Aviva is a British multinational insurance company with its headquarters in London, UK. It is spread over 16 countries with around 33 million customers. In the UK it is the largest general insurance company that is a leading life and pensions provider. Aviva focuses on markets in Europe and Asia. In Asia, its major focus is on China and South East Asia.
Aviva is primarily listed on London stock exchange (LSE) and is also listed on FTSE 100 Index. It has a secondary listing on the New York Stock Exchange (NYSE) too. Aviva is mainly involved in providing general and life insurance, long-term savings schemes and fund management services. It is a large group of about 29,600 employees and £289.9 billion assets under management. Aviva contact number will enable people to contact their customer services and gain more details on their services and latest schemes.
Selecting an appropriate stock market to invest in is quite a tricky decision. Investors have to go through a lot of details, arguments and futuristic views on investments to come to a precise and positive conclusion. Here we take a look at Aviva stock market value whether it would be a good idea to invest in them or not. They are impressively widespread across UK, US, Europe, China and South East Asia.

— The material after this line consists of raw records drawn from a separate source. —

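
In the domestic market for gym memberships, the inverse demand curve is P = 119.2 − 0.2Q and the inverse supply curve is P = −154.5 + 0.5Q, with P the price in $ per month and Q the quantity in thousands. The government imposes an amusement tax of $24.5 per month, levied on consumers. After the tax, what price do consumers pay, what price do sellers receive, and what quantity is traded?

Inverting to Q(P) form: Qd = 596 − 5P; Qs = 2P + 309.
Without the tax, 596 − 5P = 2P + 309 gives 7P = 287, so P* = $41 and Q* = 391.
With the tax collected from consumers, demand (in seller-price terms) shifts: Qd = 596 − 5(P + 24.5).
Solving gives Q = 356 with consumers paying $48 and sellers receiving $23.5 (the $24.5 wedge).

Consumers pay $48; sellers receive $23.5; quantity = 356.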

Aviva did publish a certain short-term report projecting that their promising new business value has risen by 14% during January and September to up to £571 million. £302 million which is 5% increase has been observed in The UK market and its great activities and ever growing market in France, Turkey and Poland made the headlines. Businesses in these places have seen a rise by 33%, 40% and 48% respectively, which is quite impressive. Their restructuring drive has delivered excellent work and a drop in total expenses by as much as 8% during the period which is around £2.48 billion.

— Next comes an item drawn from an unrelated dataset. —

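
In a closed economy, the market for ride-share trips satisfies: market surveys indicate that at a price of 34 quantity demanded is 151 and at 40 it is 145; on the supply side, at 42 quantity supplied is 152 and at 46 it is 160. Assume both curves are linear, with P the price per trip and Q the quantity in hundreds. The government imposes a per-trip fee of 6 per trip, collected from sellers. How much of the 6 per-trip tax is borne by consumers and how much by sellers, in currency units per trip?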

On the downside, Aviva has not been able to escape the effect of certain fragile areas of Europe on its operations due to macroeconomic and industry-specific issues. Its business values collapsed in Italy and Spain by as much as 63% and 41% corresponding to £19 million and £7 million respectively. The company is withdrawing from unprofitable distributions and switching towards protection and unit-linked products.

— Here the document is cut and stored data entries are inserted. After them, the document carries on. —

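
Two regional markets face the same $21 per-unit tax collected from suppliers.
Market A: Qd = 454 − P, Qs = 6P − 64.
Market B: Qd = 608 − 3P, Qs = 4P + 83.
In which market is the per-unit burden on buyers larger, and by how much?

Market A: pre-tax P* = $74, Q* = 380; post-tax Q = 362; per-unit burden on buyers = $18.
Market B: pre-tax P* = $75, Q* = 383; post-tax Q = 347; per-unit burden on buyers = $12.
Difference: $18 vs $12 → market A is larger by $6.

Market A, by $6.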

Even though it may have failed in two out of its many areas, it is still large and keeps restructuring its plans. It realizes that they are young and there is still much work to be done. The US saw its company divest in October for $2.6 billion as compared to an earlier estimate of $800 million which has played a crucial role in streamlining the business. The company also followed up the sale of its 39% stake in Italy for €33 million.
Although the company may have faced certain downhill situations, it does not reflect upon its ever improving and diligent earning outlook. Aviva still has a lot of hard work to put in to establish the firm as excellent in progress, so far its restructuring plans have been implemented and stays relevant to emerging market trends.